Voici les articles que nous avons trouvés.
Unos cuantos sueños
Le nouveau roman de Chimamanda Ngozi Adichie, auteure de Americanah et Todos deberíamos ser feministas.
En pleine solitude de la pandémie, Chiamaka, écrivaine de voyages nigériane installée aux États-Unis, passe en revue ses anciens amants tout en affrontant ses décisions, ses doutes et ses remords. Autour d’elle gravitent trois autres femmes dont les vies s’entrecroisent et s’illuminent mutuellement. Zikora, sa meilleure amie, est une avocate brillante habituée à tout contrôler, jusqu’à ce qu’une trahison la pousse à demander de l’aide là où elle s’y attendait le moins. Omelogor, la cousine audacieuse et directe de Chiamaka, influente au Nigeria, commence à se demander à quel point on se connaît vraiment. Et Kadiatou, la gouvernante de Chiamaka, élève fièrement sa fille aux États-Unis, mais doit faire face à un coup dur imprévisible qui menace tout ce qu’elle a construit.

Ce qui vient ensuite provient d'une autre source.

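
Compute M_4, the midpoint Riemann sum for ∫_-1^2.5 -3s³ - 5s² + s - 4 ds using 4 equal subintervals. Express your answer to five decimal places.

-65.00635

Δs = (2.5 − (-1))/4 = 0.875.
Midpoints: -0.5625, 0.3125, 1.1875, 2.0625.
f(-0.5625) = -22981/4096, f(0.3125) = -17479/4096, f(1.1875) = -60977/4096, f(2.0625) = -202867/4096.
Sum = Δs · [f(-0.5625) + f(0.3125) + f(1.1875) + f(2.0625)].
Sum ≈ -65.00635.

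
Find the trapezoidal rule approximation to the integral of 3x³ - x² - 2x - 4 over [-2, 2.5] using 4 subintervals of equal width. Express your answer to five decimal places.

Δx = (2.5 − (-2))/4 = 1.125.
f(-2) = -28, f(-0.875) = -2573/512, f(0.25) = -4.515625, f(1.375) = -431/512, f(2.5) = 31.625.
T_4 = (Δx/2)·[f(x_0) + 2f(x_1) + 2f(x_2) + 2f(x_3) + f(x_4)].
Sum ≈ -9.64160.

-9.64160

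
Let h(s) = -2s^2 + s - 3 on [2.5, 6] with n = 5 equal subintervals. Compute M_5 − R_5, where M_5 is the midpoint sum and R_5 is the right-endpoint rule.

M_5 = -128.9225.
R_5 = -149.38.
M_5 − R_5 = 20.4575.

20.4575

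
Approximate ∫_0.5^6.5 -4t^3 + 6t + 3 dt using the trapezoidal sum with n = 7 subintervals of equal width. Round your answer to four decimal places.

Δt = (6.5 − 0.5)/7 = 6/7.
f(0.5) = 5.5, f(19/14) = 785/686, f(31/14) = -18619/686, f(43/14) = -64807/686, f(55/14) = -148147/686, f(67/14) = -279007/686, f(79/14) = -467755/686, f(6.5) = -1056.5.
T_7 = (Δt/2)·[f(t_0) + 2f(t_1) + ... + 2f(t_{6}) + f(t_7)].
Sum ≈ -1671.8571.

-1671.8571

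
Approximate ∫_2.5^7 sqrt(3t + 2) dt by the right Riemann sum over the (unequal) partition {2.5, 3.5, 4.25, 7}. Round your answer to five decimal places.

Subinterval widths: 1, 0.75, 2.75.
Right endpoints: 3.5, 4.25, 7.
f(3.5) ≈ 3.53553, f(4.25) ≈ 3.84057, f(7) ≈ 4.79583.
Sum = Σ Δt_i · f(t_i).
Sum ≈ 19.60450.

19.60450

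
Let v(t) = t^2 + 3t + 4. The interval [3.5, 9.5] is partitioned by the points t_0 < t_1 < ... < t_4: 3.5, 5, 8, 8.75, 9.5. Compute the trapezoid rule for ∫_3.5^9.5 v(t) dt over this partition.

Subinterval widths: 1.5, 3, 0.75, 0.75.
v(3.5) = 26.75, v(5) = 44, v(8) = 92, v(8.75) = 106.8125, v(9.5) = 122.75.
On each subinterval the trapezoid contributes (Δt_i/2)·[v(t_{i-1}) + v(t_i)].
Sum = 417.703125.

417.703125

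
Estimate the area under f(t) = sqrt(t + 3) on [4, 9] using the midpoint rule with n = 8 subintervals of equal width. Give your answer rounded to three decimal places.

15.367

Δt = (9 − 4)/8 = 0.625.
Midpoints: 4.3125, 4.9375, 5.5625, 6.1875, 6.8125, 7.4375, 8.0625, 8.6875.
f(4.3125) ≈ 2.704, f(4.9375) ≈ 2.817, f(5.5625) ≈ 2.926, f(6.1875) ≈ 3.031, f(6.8125) ≈ 3.132, f(7.4375) ≈ 3.231, f(8.0625) ≈ 3.326, f(8.6875) ≈ 3.419.
Sum = Δt · [f(4.3125) + f(4.9375) + f(5.5625) + ...].
Sum ≈ 15.367.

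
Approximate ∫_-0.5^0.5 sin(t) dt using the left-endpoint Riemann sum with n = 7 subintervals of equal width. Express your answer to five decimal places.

Δt = (0.5 − (-0.5))/7 = 1/7.
Left endpoints: -0.5, -5/14, -3/14, -1/14, 1/14, 3/14, 5/14.
f(-0.5) ≈ -0.47943, f(-5/14) ≈ -0.34960, f(-3/14) ≈ -0.21265, f(-1/14) ≈ -0.07137, f(1/14) ≈ 0.07137, f(3/14) ≈ 0.21265, f(5/14) ≈ 0.34960.
Sum = Δt · [f(-0.5) + f(-5/14) + f(-3/14) + ...].
Sum ≈ -0.06849.

-0.06849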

Dans Unos cuantos sueños, Adichie observe avec lucidité et force les fissures intimes et sociales qui marquent l’expérience de ces femmes. Peut-on atteindre un bonheur authentique ou n’est-ce qu’un éclat passager ? Quel niveau d’honnêteté exige l’amour, envers les autres et envers soi-même ? Avec un regard incisif sur les décisions que nous prenons et celles que d’autres prennent pour nous, sur les mères et les filles, et sur un monde interconnecté où rien ne se passe isolément, le roman bat au rythme d’une urgence émotionnelle et d’une prose aussi belle que ferme. Un retour qui confirme Adichie comme l’une des voix les plus vibrantes et émouvantes du paysage littéraire actuel.
La critique a dit :
«Unos cuantos sueños se lit comme une Guerre et paix féministe. C’est un récit sur la guerre menée contre les femmes, une force qui émerge de la société mais aussi à travers le corps lui-même. Rempli de vérité, d’ingéniosité et de compassion, c’est un roman magnifique qui transmet la complexité de la motivation humaine et ose poser des questions difficiles. Une œuvre qui génère de la frustration envers le monde, mais de la satisfaction pour la qualité de la fiction actuelle ».